Discernment, while personal, is never private and disconnected from the whole, but finds its context within the community, MSC Society and the Church. Discernment needs openness and honesty and requires us to drop our personal agenda so that we are not defended with judgement, cynicism or fear. Being open to God’s guidance, requires a personal shift from ‘ego-driven’ direction to seeking God’s Will. From an ‘ego-system’ to and eco-system – “eco” denotes the space is a home for all. 

We remember that God works within the human person. The desires of the Congregation, Province, and Church are included in the context of the person’s vocational discernment.
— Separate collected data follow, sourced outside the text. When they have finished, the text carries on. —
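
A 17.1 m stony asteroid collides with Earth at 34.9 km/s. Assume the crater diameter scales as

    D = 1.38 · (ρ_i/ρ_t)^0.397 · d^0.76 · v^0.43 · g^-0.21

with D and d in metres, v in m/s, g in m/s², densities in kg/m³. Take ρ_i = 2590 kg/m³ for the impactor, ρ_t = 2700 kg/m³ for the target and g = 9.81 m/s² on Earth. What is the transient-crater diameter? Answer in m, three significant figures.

D ≈ 653 m

In SI units: v = 34900 m/s.
(ρ_i/ρ_t)^0.397 = (2590/2700)^0.397 = 0.9836
d^0.76 = 17.1^0.76 = 8.651
v^0.43 = 34900^0.43 = 89.83
g^-0.21 = 9.81^-0.21 = 0.6191
D = 1.38 × 0.9836 × 8.651 × 89.83 × 0.6191 = 653.0 m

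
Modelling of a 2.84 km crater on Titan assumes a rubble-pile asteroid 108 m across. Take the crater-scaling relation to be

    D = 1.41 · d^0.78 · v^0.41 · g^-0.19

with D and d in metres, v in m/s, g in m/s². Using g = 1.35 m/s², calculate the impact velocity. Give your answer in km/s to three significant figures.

Rearranging for v: v = [D / (1.41 · 108^0.78 · 1.35^-0.19)]^(1/0.41).
D = 2840 m.
108^0.78 = 38.55
1.35^-0.19 = 0.9446
Denominator = 1.41 × 38.55 × 0.9446 = 51.34
D / 51.34 = 2840 / 51.34 = 55.32
v = 55.32^(1/0.41) = 55.32^2.439 = 17819 m/s

v ≈ 17.8 km/s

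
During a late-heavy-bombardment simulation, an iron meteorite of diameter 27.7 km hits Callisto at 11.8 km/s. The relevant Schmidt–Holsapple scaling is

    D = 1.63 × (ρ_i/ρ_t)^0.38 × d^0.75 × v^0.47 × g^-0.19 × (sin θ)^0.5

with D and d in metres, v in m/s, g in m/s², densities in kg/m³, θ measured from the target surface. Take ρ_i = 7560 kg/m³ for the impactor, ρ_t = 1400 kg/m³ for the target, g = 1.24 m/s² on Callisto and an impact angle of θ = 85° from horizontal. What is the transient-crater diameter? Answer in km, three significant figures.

D ≈ 522 km

In SI units: d = 27700 m, v = 11800 m/s.
(ρ_i/ρ_t)^0.38 = (7560/1400)^0.38 = 1.898
d^0.75 = 27700^0.75 = 2147
v^0.47 = 11800^0.47 = 81.99
g^-0.19 = 1.24^-0.19 = 0.9600
(sin 85°)^0.5 = 0.9962^0.5 = 0.9981
D = 1.63 × 1.898 × 2147 × 81.99 × 0.9600 × 0.9981 = 5.218 × 10^5 m
   = 521.8 km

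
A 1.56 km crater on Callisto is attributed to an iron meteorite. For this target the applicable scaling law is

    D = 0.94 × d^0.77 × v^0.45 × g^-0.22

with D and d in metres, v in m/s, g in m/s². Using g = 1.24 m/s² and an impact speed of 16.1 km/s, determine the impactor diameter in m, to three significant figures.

Rearranging for d: d = [D / (0.94 · 16100^0.45 · 1.24^-0.22)]^(1/0.77).
D = 1560 m.
16100^0.45 = 78.18
1.24^-0.22 = 0.9538
Denominator = 0.94 × 78.18 × 0.9538 = 70.09
D / 70.09 = 1560 / 70.09 = 22.26
d = 22.26^(1/0.77) = 22.26^1.2987 = 56.24 m

d ≈ 56.2 m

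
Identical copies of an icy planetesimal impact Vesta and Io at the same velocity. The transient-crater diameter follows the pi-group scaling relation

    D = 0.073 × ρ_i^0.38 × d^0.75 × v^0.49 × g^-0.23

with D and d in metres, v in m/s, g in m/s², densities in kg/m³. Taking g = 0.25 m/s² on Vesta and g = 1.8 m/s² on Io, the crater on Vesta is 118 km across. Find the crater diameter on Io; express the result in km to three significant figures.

D ≈ 74.9 km

All impactor-dependent factors cancel in the ratio, leaving D_Io/D_Vesta = (g_Io/g_Vesta)^-0.23.
(1.8/0.25)^-0.23 = 7.200^-0.23 = 0.6351
D_Io = 0.6351 × 118 km = 74.9 km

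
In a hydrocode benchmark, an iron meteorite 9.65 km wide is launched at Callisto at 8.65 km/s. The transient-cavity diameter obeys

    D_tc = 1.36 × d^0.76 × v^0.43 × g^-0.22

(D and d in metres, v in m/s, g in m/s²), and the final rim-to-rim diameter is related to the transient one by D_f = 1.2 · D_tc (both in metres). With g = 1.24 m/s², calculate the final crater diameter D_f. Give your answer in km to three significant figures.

D_f ≈ 81.9 km

In SI: d = 9650 m, v = 8650 m/s.
d^0.76 = 9650^0.76 = 1067
v^0.43 = 8650^0.43 = 49.31
g^-0.22 = 1.24^-0.22 = 0.9538
D_tc = 1.36 × 1067 × 49.31 × 0.9538 = 68250 m
D_f = 1.2 × 68250 = 81900 m
     = 81.90 km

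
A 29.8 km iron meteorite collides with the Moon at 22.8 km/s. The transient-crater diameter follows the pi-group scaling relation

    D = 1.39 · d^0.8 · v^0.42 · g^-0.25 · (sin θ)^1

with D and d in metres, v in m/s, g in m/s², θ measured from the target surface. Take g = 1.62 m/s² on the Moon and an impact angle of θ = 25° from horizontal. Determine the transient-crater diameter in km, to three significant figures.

In SI units: d = 29800 m, v = 22800 m/s.
d^0.8 = 29800^0.8 = 3796
v^0.42 = 22800^0.42 = 67.66
g^-0.25 = 1.62^-0.25 = 0.8864
(sin 25°)^1 = 0.4226^1 = 0.4226
D = 1.39 × 3796 × 67.66 × 0.8864 × 0.4226 = 1.337 × 10^5 m
   = 133.7 km

D ≈ 134 km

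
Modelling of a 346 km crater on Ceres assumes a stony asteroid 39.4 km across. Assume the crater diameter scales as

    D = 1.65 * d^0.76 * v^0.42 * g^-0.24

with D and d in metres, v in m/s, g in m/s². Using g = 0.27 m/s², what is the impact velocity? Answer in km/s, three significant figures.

v ≈ 10.7 km/s

Rearranging for v: v = [D / (1.65 · 39400^0.76 · 0.27^-0.24)]^(1/0.42).
D = 346000 m.
39400^0.76 = 3109
0.27^-0.24 = 1.369
Denominator = 1.65 × 3109 × 1.369 = 7023
D / 7023 = 346000 / 7023 = 49.27
v = 49.27^(1/0.42) = 49.27^2.381 = 10716 m/s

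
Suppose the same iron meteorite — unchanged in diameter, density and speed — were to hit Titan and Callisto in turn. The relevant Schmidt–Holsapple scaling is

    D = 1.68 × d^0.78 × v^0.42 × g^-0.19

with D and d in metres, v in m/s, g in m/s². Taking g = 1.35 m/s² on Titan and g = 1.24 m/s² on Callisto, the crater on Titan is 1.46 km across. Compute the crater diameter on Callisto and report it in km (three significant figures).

All impactor-dependent factors cancel in the ratio, leaving D_Callisto/D_Titan = (g_Callisto/g_Titan)^-0.19.
(1.24/1.35)^-0.19 = 0.9185^-0.19 = 1.016
D_Callisto = 1.016 × 1.46 km = 1.48 km

D ≈ 1.48 km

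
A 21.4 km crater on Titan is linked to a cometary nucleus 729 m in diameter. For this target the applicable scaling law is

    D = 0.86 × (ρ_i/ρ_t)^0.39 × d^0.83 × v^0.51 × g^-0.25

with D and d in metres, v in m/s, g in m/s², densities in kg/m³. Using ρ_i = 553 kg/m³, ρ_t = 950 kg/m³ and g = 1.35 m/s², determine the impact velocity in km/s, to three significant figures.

v ≈ 16.0 km/s

Rearranging for v: v = [D / (0.86 · (553/950)^0.39 · 729^0.83 · 1.35^-0.25)]^(1/0.51).
D = 21400 m.
(553/950)^0.39 = 0.8097
729^0.83 = 237.7
1.35^-0.25 = 0.9277
Denominator = 0.86 × 0.8097 × 237.7 × 0.9277 = 153.6
D / 153.6 = 21400 / 153.6 = 139.3
v = 139.3^(1/0.51) = 139.3^1.9608 = 15990 m/s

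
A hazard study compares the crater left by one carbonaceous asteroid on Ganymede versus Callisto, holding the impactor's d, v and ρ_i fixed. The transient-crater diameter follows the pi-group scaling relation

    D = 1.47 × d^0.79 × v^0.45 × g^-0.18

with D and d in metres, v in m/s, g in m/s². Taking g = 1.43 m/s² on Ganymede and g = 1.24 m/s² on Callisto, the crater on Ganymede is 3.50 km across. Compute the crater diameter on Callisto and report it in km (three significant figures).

D ≈ 3.59 km

All impactor-dependent factors cancel in the ratio, leaving D_Callisto/D_Ganymede = (g_Callisto/g_Ganymede)^-0.18.
(1.24/1.43)^-0.18 = 0.8671^-0.18 = 1.026
D_Callisto = 1.026 × 3.50 km = 3.59 km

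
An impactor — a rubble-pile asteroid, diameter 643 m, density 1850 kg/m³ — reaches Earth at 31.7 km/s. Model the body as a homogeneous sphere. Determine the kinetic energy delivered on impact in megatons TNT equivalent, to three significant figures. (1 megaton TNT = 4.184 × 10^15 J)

v = 31700 m/s.
Mass m = (π/6) ρ d³ = (π/6) × 1850 × (643)³ = 2.575 × 10^11 kg
E = ½ m v² = 0.5 × 2.575 × 10^11 × (31700)² = 1.294 × 10^20 J
   = 1.294 × 10^20 / 4.184×10^15 = 30927 Mt

E ≈ 30900 Mt TNT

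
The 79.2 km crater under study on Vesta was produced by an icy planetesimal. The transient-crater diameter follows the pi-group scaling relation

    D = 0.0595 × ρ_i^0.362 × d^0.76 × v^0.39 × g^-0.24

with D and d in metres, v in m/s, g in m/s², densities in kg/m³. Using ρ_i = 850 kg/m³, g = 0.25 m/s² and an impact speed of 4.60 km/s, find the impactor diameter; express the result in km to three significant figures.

Rearranging for d: d = [D / (0.0595 · 850^0.362 · 4600^0.39 · 0.25^-0.24)]^(1/0.76).
D = 79200 m.
850^0.362 = 11.49
4600^0.39 = 26.82
0.25^-0.24 = 1.395
Denominator = 0.0595 × 11.49 × 26.82 × 1.395 = 25.58
D / 25.58 = 79200 / 25.58 = 3096
d = 3096^(1/0.76) = 3096^1.3158 = 39192 m

d ≈ 39.2 km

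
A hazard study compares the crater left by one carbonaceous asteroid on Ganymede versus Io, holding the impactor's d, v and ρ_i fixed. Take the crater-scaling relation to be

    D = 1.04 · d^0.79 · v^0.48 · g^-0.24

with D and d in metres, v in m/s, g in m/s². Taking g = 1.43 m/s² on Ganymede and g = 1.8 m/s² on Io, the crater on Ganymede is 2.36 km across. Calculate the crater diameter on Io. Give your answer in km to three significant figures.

All impactor-dependent factors cancel in the ratio, leaving D_Io/D_Ganymede = (g_Io/g_Ganymede)^-0.24.
(1.8/1.43)^-0.24 = 1.259^-0.24 = 0.9462
D_Io = 0.9462 × 2.36 km = 2.23 km

D ≈ 2.23 km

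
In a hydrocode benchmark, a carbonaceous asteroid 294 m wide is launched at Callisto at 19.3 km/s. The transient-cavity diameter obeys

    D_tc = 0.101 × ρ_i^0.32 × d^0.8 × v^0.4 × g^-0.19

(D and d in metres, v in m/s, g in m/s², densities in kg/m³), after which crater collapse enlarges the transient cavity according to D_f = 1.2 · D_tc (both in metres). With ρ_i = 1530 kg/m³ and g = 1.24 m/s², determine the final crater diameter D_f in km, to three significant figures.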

In the discernment process we should not overlook our motto; “May the Sacred Heart of Jesus be everywhere loved, forever.”, rather than focusing narrowly on one’s personal vision.

We remember the words of Pope Francis to us gathered in Chapter,

“I encourage you “to return to your first and only love”. Keep your gaze fixed on Jesus Christ and learn from Him how to love with a truly human heart, to care for the lost and hurting members of his flock, to work for justice and show solidarity with the weak and the poor.”

The 2011 General Chapter said,
The Chapter recommends that Communal Discernment be used as a process for reflection and making important decisions within the Congregation so that we may discern the Will of God and be more obedient and responsive to the urgings of the Spirit and the cries of the people and societies of our day. We ask the General Administration to prepare material to assist us develop this practice.

The 2017 General Chapter said,
We recommend that all MSC gatherings of local communities, provincial meetings and international gatherings make use of the Communal Wisdom process of prayerful discernment. (That includes this Conference.)

  • Beginning with a half-hour of silent meditation on a passage of scripture or the Constitutions, followed by the sharing of one’s prayer with the group.
  • Such an exercise in prayerful sharing of our experiences helps form a spirit of accountability, a bond of charity and a path toward healing.
  • Such sharing will also help bond together men from different provinces and cultures.

[1] Address of the Holy Father, Pope Francis to the members of the 2017 General Chapter.

[2] Documents of the General Chapter 2011. Statements. §1. Communal Discernment.

[3] Documents of the General Chapter 2017.  Recommendations §2. Discernment.